Source : Spinoza, l’autre voie par Blandine Kriegel, éditions du Cerf, collection Philosophie Lexio.
Pour
Hobbes, le droit naturel, défini au chapitre XIV du Léviathan, est la
liberté qui pousse chaque individu à aller jusqu’au bout de sa puissance
c’est-à-dire jusqu’à tuer son voisin. On voit qu’il s’agit de l’exact contraire
de la norme morale tirée du Décalogue : « Tu ne tueras point. »

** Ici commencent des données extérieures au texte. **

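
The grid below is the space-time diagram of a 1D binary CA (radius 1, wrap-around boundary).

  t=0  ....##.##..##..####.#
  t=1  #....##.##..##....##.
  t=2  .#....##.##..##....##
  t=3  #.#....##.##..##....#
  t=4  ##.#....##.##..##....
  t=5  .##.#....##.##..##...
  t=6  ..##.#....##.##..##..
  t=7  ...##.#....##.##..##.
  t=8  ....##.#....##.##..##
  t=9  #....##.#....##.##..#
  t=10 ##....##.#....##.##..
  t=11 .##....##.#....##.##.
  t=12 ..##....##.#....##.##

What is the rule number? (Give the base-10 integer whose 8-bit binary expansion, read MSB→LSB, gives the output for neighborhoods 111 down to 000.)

112

  nb ###: next=.  (t=0,i=16, bit7=0)
  nb ##.: next=#  (t=0,i=5, bit6=1)
  nb #.#: next=#  (t=0,i=6, bit5=1)
  nb #..: next=#  (t=0,i=0, bit4=1)
  nb .##: next=.  (t=0,i=4, bit3=0)
  nb .#.: next=.  (t=0,i=20, bit2=0)
  nb ..#: next=.  (t=0,i=3, bit1=0)
  nb ...: next=.  (t=0,i=1, bit0=0)
  bits 01110000 = 112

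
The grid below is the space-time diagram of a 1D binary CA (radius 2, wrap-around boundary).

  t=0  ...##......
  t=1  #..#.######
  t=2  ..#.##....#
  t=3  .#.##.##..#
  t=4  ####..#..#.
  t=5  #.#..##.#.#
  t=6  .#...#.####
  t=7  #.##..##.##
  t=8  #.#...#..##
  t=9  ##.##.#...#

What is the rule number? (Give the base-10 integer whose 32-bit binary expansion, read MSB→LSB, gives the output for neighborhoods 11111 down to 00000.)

  nb #####: next=.  (t=1,i=7, bit31=0)
  nb ####.: next=#  (t=1,i=10, bit30=1)
  nb ###.#: next=#  (t=6,i=10, bit29=1)
  nb ###..: next=.  (t=1,i=0, bit28=0)
  nb ##.##: next=.  (t=3,i=5, bit27=0)
  nb ##.#.: next=#  (t=5,i=1, bit26=1)
  nb ##..#: next=.  (t=1,i=1, bit25=0)
  nb ##...: next=#  (t=0,i=5, bit24=1)
  nb #.###: next=#  (t=1,i=5, bit23=1)
  nb #.##.: next=#  (t=2,i=4, bit22=1)
  nb #.#.#: next=#  (t=3,i=1, bit21=1)
  nb #.#..: next=.  (t=5,i=2, bit20=0)
  nb #..##: next=.  (t=5,i=4, bit19=0)
  nb #..#.: next=#  (t=1,i=2, bit18=1)
  nb #...#: next=#  (t=6,i=3, bit17=1)
  nb #....: next=#  (t=0,i=6, bit16=1)
  nb .####: next=.  (t=1,i=6, bit15=0)
  nb .###.: next=#  (t=7,i=10, bit14=1)
  nb .##.#: next=.  (t=3,i=4, bit13=0)
  nb .##..: next=.  (t=0,i=4, bit12=0)
  nb .#.##: next=#  (t=1,i=4, bit11=1)
  nb .#.#.: next=#  (t=3,i=0, bit10=1)
  nb .#..#: next=.  (t=2,i=0, bit9=0)
  nb .#...: next=#  (t=6,i=2, bit8=1)
  nb ..###: next=.  (t=8,i=9, bit7=0)
  nb ..##.: next=#  (t=0,i=3, bit6=1)
  nb ..#.#: next=.  (t=1,i=3, bit5=0)
  nb ..#..: next=#  (t=2,i=10, bit4=1)
  nb ...##: next=.  (t=0,i=2, bit3=0)
  nb ...#.: next=.  (t=2,i=9, bit2=0)
  nb ....#: next=.  (t=0,i=1, bit1=0)
  nb .....: next=#  (t=0,i=0, bit0=1)
  bits 01100101111001110100110101010001 = 1709657425

1709657425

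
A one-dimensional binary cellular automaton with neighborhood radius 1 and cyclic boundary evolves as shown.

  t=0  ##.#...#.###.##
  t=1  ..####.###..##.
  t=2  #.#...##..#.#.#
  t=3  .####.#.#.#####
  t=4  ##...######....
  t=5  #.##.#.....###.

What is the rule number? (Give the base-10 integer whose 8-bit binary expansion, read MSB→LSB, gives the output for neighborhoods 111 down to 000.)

61

  nb ###: next=.  (t=0,i=0, bit7=0)
  nb ##.: next=.  (t=0,i=1, bit6=0)
  nb #.#: next=#  (t=0,i=2, bit5=1)
  nb #..: next=#  (t=0,i=4, bit4=1)
  nb .##: next=#  (t=0,i=9, bit3=1)
  nb .#.: next=#  (t=0,i=3, bit2=1)
  nb ..#: next=.  (t=0,i=6, bit1=0)
  nb ...: next=#  (t=0,i=5, bit0=1)
  bits 00111101 = 61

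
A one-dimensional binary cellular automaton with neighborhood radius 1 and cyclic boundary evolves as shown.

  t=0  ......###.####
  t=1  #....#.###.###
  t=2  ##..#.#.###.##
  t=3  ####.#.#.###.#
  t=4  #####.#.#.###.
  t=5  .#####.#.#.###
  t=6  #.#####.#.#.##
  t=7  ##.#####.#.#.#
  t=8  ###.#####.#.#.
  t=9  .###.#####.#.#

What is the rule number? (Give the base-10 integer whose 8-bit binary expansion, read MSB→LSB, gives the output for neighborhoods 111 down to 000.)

  ###|#  b7=1 t=0,i=7
  ##.|#  b6=1 t=0,i=8
  #.#|#  b5=1 t=0,i=9
  #..|#  b4=1 t=0,i=0
  .##|.  b3=0 t=0,i=6
  .#.|.  b2=0 t=1,i=5
  ..#|#  b1=1 t=0,i=5
  ...|.  b0=0 t=0,i=1
  bits 11110010 = 242

242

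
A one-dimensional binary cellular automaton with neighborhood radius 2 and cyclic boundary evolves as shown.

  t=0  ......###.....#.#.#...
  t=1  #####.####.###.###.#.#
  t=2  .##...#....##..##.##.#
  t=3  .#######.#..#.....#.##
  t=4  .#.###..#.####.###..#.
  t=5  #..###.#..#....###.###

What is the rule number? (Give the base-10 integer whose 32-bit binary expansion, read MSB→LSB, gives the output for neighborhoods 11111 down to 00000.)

  #####|#  b31=1 t=1,i=1
  ####.|.  b30=0 t=1,i=3
  ###.#|.  b29=0 t=1,i=4
  ###..|#  b28=1 t=0,i=8
  ##.##|.  b27=0 t=1,i=5
  ##.#.|#  b26=1 t=1,i=18
  ##..#|.  b25=0 t=2,i=13
  ##...|#  b24=1 t=0,i=9
  #.###|#  b23=1 t=1,i=6
  #.##.|#  b22=1 t=2,i=1
  #.#.#|#  b21=1 t=0,i=16
  #.#..|.  b20=0 t=0,i=18
  #..##|.  b19=0 t=2,i=14
  #..#.|#  b18=1 t=3,i=11
  #...#|#  b17=1 t=2,i=4
  #....|.  b16=0 t=0,i=10
  .####|.  b15=0 t=1,i=0
  .###.|#  b14=1 t=0,i=7
  .##.#|.  b13=0 t=2,i=16
  .##..|#  b12=1 t=2,i=2
  .#.##|.  b11=0 t=1,i=20
  .#.#.|#  b10=1 t=0,i=15
  .#..#|#  b9=1 t=3,i=10
  .#...|#  b8=1 t=0,i=19
  ..###|#  b7=1 t=0,i=6
  ..##.|.  b6=0 t=2,i=11
  ..#.#|.  b5=0 t=0,i=14
  ..#..|#  b4=1 t=2,i=6
  ...##|.  b3=0 t=0,i=5
  ...#.|#  b2=1 t=0,i=13
  ....#|#  b1=1 t=0,i=4
  .....|#  b0=1 t=0,i=0
  bits 10010101111001100101011110010111 = 2514900887

2514900887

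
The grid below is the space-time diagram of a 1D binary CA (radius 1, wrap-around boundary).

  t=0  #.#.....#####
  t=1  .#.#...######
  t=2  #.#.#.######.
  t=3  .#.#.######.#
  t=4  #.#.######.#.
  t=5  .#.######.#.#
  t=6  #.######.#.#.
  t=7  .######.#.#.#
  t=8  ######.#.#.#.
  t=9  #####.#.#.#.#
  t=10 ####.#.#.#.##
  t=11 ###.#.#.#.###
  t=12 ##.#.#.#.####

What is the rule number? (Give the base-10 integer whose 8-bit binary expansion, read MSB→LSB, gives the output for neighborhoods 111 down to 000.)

186

  ### -> #   bit 7 = 1  t=0,i=9
  ##. -> .   bit 6 = 0  t=0,i=0
  #.# -> #   bit 5 = 1  t=0,i=1
  #.. -> #   bit 4 = 1  t=0,i=3
  .## -> #   bit 3 = 1  t=0,i=8
  .#. -> .   bit 2 = 0  t=0,i=2
  ..# -> #   bit 1 = 1  t=0,i=7
  ... -> .   bit 0 = 0  t=0,i=4
  bits 10111010 = 186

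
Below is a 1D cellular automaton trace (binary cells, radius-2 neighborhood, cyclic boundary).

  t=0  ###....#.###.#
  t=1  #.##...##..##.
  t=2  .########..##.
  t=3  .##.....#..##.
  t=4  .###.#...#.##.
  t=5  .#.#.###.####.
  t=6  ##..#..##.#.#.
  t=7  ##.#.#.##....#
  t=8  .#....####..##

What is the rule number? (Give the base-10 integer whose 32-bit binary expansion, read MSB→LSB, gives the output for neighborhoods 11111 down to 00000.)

961985513

  [31] ##### => .  t=2,i=3
  [30] ####. => .  t=0,i=1
  [29] ###.# => #  t=0,i=11
  [28] ###.. => #  t=0,i=2
  [27] ##.## => #  t=0,i=12
  [26] ##.#. => .  t=1,i=13
  [25] ##..# => .  t=1,i=9
  [24] ##... => #  t=0,i=3
  [23] #.### => .  t=0,i=9
  [22] #.##. => #  t=1,i=2
  [21] #.#.# => .  t=1,i=0
  [20] #.#.. => #  t=4,i=5
  [19] #..## => .  t=1,i=10
  [18] #..#. => #  t=5,i=0
  [17] #...# => #  t=1,i=5
  [16] #.... => .  t=0,i=4
  [15] .#### => #  t=0,i=0
  [14] .###. => .  t=0,i=10
  [13] .##.# => #  t=1,i=12
  [12] .##.. => #  t=1,i=3
  [11] .#.## => #  t=0,i=8
  [10] .#.#. => .  t=5,i=2
  [9] .#..# => #  t=3,i=9
  [8] .#... => #  t=4,i=6
  [7] ..### => #  t=2,i=1
  [6] ..##. => #  t=1,i=7
  [5] ..#.# => #  t=0,i=7
  [4] ..#.. => .  t=3,i=8
  [3] ...## => #  t=1,i=6
  [2] ...#. => .  t=0,i=6
  [1] ....# => .  t=0,i=5
  [0] ..... => #  t=3,i=5
  bits 00111001010101101011101111101001 = 961985513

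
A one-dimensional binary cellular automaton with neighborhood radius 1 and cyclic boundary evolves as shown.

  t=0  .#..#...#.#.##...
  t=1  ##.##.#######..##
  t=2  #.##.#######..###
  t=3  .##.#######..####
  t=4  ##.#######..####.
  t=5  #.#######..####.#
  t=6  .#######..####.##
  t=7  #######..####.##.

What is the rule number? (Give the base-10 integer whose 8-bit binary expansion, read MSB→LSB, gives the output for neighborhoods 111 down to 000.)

175

  [7] ### => #  t=1,i=0
  [6] ##. => .  t=0,i=13
  [5] #.# => #  t=0,i=9
  [4] #.. => .  t=0,i=2
  [3] .## => #  t=0,i=12
  [2] .#. => #  t=0,i=1
  [1] ..# => #  t=0,i=0
  [0] ... => #  t=0,i=6
  bits 10101111 = 175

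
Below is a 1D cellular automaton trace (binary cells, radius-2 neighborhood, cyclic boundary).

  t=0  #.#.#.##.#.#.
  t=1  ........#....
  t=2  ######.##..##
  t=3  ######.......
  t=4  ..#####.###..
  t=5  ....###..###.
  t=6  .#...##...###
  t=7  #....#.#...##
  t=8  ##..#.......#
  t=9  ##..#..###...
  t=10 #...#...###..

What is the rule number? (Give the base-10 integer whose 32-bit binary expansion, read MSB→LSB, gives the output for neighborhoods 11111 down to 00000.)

  nb #####: next=#  (t=2,i=0, bit31=1)
  nb ####.: next=#  (t=2,i=4, bit30=1)
  nb ###.#: next=#  (t=2,i=5, bit29=1)
  nb ###..: next=#  (t=3,i=5, bit28=1)
  nb ##.##: next=.  (t=2,i=6, bit27=0)
  nb ##.#.: next=#  (t=0,i=8, bit26=1)
  nb ##..#: next=.  (t=2,i=9, bit25=0)
  nb ##...: next=#  (t=3,i=6, bit24=1)
  nb #.###: next=.  (t=4,i=8, bit23=0)
  nb #.##.: next=.  (t=0,i=6, bit22=0)
  nb #.#.#: next=.  (t=0,i=0, bit21=0)
  nb #.#..: next=.  (t=6,i=1, bit20=0)
  nb #..##: next=.  (t=2,i=10, bit19=0)
  nb #..#.: next=.  (t=8,i=3, bit18=0)
  nb #...#: next=.  (t=6,i=3, bit17=0)
  nb #....: next=.  (t=1,i=10, bit16=0)
  nb .####: next=.  (t=2,i=12, bit15=0)
  nb .###.: next=#  (t=4,i=9, bit14=1)
  nb .##.#: next=.  (t=0,i=7, bit13=0)
  nb .##..: next=.  (t=2,i=8, bit12=0)
  nb .#.##: next=.  (t=0,i=5, bit11=0)
  nb .#.#.: next=.  (t=0,i=1, bit10=0)
  nb .#..#: next=.  (t=9,i=5, bit9=0)
  nb .#...: next=.  (t=1,i=9, bit8=0)
  nb ..###: next=.  (t=2,i=11, bit7=0)
  nb ..##.: next=#  (t=6,i=5, bit6=1)
  nb ..#.#: next=.  (t=7,i=5, bit5=0)
  nb ..#..: next=#  (t=1,i=8, bit4=1)
  nb ...##: next=.  (t=3,i=12, bit3=0)
  nb ...#.: next=#  (t=1,i=7, bit2=1)
  nb ....#: next=.  (t=1,i=6, bit1=0)
  nb .....: next=#  (t=1,i=0, bit0=1)
  bits 11110101000000000100000001010101 = 4110434389

4110434389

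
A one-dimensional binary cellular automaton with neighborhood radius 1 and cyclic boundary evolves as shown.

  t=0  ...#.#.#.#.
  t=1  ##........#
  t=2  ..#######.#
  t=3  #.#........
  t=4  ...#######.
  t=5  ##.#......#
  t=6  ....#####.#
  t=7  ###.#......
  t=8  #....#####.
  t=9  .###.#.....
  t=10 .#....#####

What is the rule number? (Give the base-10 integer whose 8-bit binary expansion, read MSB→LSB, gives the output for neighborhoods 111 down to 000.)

25

  [7] ### => .  t=1,i=0
  [6] ##. => .  t=1,i=1
  [5] #.# => .  t=0,i=4
  [4] #.. => #  t=0,i=10
  [3] .## => #  t=1,i=10
  [2] .#. => .  t=0,i=3
  [1] ..# => .  t=0,i=2
  [0] ... => #  t=0,i=0
  bits 00011001 = 25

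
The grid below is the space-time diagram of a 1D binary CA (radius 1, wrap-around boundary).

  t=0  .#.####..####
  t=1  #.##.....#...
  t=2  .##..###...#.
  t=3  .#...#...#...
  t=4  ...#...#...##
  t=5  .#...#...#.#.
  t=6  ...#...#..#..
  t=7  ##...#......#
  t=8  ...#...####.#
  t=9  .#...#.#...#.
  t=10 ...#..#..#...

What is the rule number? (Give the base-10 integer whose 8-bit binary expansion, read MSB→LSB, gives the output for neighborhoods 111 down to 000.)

  nb ###: next=.  (t=0,i=4, bit7=0)
  nb ##.: next=.  (t=0,i=6, bit6=0)
  nb #.#: next=#  (t=0,i=0, bit5=1)
  nb #..: next=.  (t=0,i=7, bit4=0)
  nb .##: next=#  (t=0,i=3, bit3=1)
  nb .#.: next=.  (t=0,i=1, bit2=0)
  nb ..#: next=.  (t=0,i=8, bit1=0)
  nb ...: next=#  (t=1,i=5, bit0=1)
  bits 00101001 = 41

41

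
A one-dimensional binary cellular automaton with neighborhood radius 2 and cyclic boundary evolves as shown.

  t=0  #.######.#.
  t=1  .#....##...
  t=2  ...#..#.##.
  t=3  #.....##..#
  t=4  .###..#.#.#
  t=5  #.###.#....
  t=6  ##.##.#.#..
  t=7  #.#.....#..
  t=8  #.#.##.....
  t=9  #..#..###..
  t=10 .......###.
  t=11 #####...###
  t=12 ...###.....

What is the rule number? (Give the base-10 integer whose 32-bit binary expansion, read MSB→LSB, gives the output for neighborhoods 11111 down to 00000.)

  nb #####: next=.  (t=0,i=4, bit31=0)
  nb ####.: next=#  (t=0,i=6, bit30=1)
  nb ###.#: next=#  (t=0,i=7, bit29=1)
  nb ###..: next=#  (t=4,i=3, bit28=1)
  nb ##.##: next=#  (t=6,i=2, bit27=1)
  nb ##.#.: next=.  (t=0,i=8, bit26=0)
  nb ##..#: next=#  (t=3,i=8, bit25=1)
  nb ##...: next=#  (t=1,i=8, bit24=1)
  nb #.###: next=.  (t=0,i=2, bit23=0)
  nb #.##.: next=.  (t=2,i=8, bit22=0)
  nb #.#.#: next=.  (t=0,i=0, bit21=0)
  nb #.#..: next=#  (t=5,i=6, bit20=1)
  nb #..##: next=.  (t=3,i=9, bit19=0)
  nb #..#.: next=.  (t=2,i=5, bit18=0)
  nb #...#: next=.  (t=11,i=6, bit17=0)
  nb #....: next=#  (t=1,i=3, bit16=1)
  nb .####: next=.  (t=0,i=3, bit15=0)
  nb .###.: next=#  (t=4,i=2, bit14=1)
  nb .##.#: next=.  (t=6,i=1, bit13=0)
  nb .##..: next=.  (t=1,i=7, bit12=0)
  nb .#.##: next=#  (t=0,i=1, bit11=1)
  nb .#.#.: next=.  (t=0,i=10, bit10=0)
  nb .#..#: next=.  (t=2,i=4, bit9=0)
  nb .#...: next=.  (t=1,i=2, bit8=0)
  nb ..###: next=.  (t=9,i=6, bit7=0)
  nb ..##.: next=#  (t=1,i=6, bit6=1)
  nb ..#.#: next=#  (t=2,i=6, bit5=1)
  nb ..#..: next=.  (t=1,i=1, bit4=0)
  nb ...##: next=.  (t=1,i=5, bit3=0)
  nb ...#.: next=.  (t=1,i=0, bit2=0)
  nb ....#: next=.  (t=1,i=4, bit1=0)
  nb .....: next=#  (t=3,i=3, bit0=1)
  bits 01111011000100010100100001100001 = 2064730209

2064730209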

Sans doute Hobbes se garde-t-il de réduire la nature humaine à ce droit naturel
parce que, dit-il, la nature humaine est dominée par la crainte de la mort et
que son désir principal (impetus) est d’assurer sa survie.
Or,
à l’état de nature où la vie humaine est besogneuse, incertaine et fragile, la
liberté de la vie n’est pas assurée. Au-delà de la liberté s’impose donc une
obligation, c’est-à-dire « une loi de nature, un précepte, une règle
générale découverte par la raison par laquelle il est interdit aux gens de
faire ce qui conduit à la distinction de leurs vies, ou leur enlève le moyen de
la préserver. » Le droit naturel est une liberté, la loi de nature est un
commandement. Le motif qui pousse chacun à ne pas attenter à sa vie est
l’impératif d’assurer sa survie.
Le
mobile du Pacte consistera alors en une aliénation complète de tout le droit naturel
par le souverain, à l’exception du seul droit inaliénable à la sûreté. De cette
division entre loi naturelle et droit naturel découle un dualisme nettement
dessiné et fermement assuré qui sépare l’état de nature de l’état civil. La
civitas, le Commonwealth, constitue une sorte de deuxième monde,
artificiellement créé par une convention et régi par la volonté du souverain.
La métamorphose mécaniste utilisée par Hobbes pour représenter le Léviathan
comme une grande machine animée conduit la vie humaine à ressembler, plus
souvent qu’à son tour, à celle d’un automate.
Tout
naturellement, le pouvoir souverain est remis à un monarque qui, à l’exception
de la sûreté, concentre tous les pouvoirs et notamment celui de juger, de
penser, ce qui exclut le droit à la liberté de conscience.
Dans
sa critique du droit naturel selon Hobbes, Spinoza joue d’une double
argumentation : 1) il emprunte à Hobbes l’idée d’un droit naturel qui est
puissance des individus mais se démarque de lui en ne le considérant pas comme
une liberté 2) il est estime que cet état de nature est un état de fait qui ne
doit pas être condamné mais compris et que l’état civil transforme sans abolir.
Le Pacte civil est une promesse qui engage l’avenir, et non seulement un contrat d’échange instantané des pouvoirs. Mais Spinoza admet parallèlement « qu’un Pacte ne peut avoir de force qu’eu égard à son utilité. » Autrement dit, le motif et l’origine du Pacte repose sur la recherche d’un « plus utile », d’un plus grand bien. Il ne faut donc pas se limiter à réfléchir au début du Pacte, mais s’inquiéter de sa fin et il ne faut pas s’enfermer dans la seule ouverture de la société civile, mais envisager sa fermeture et imaginer, à côté du motif de sa construction, sa destruction, bref, imaginer sa durée, la temporalité du Pacte.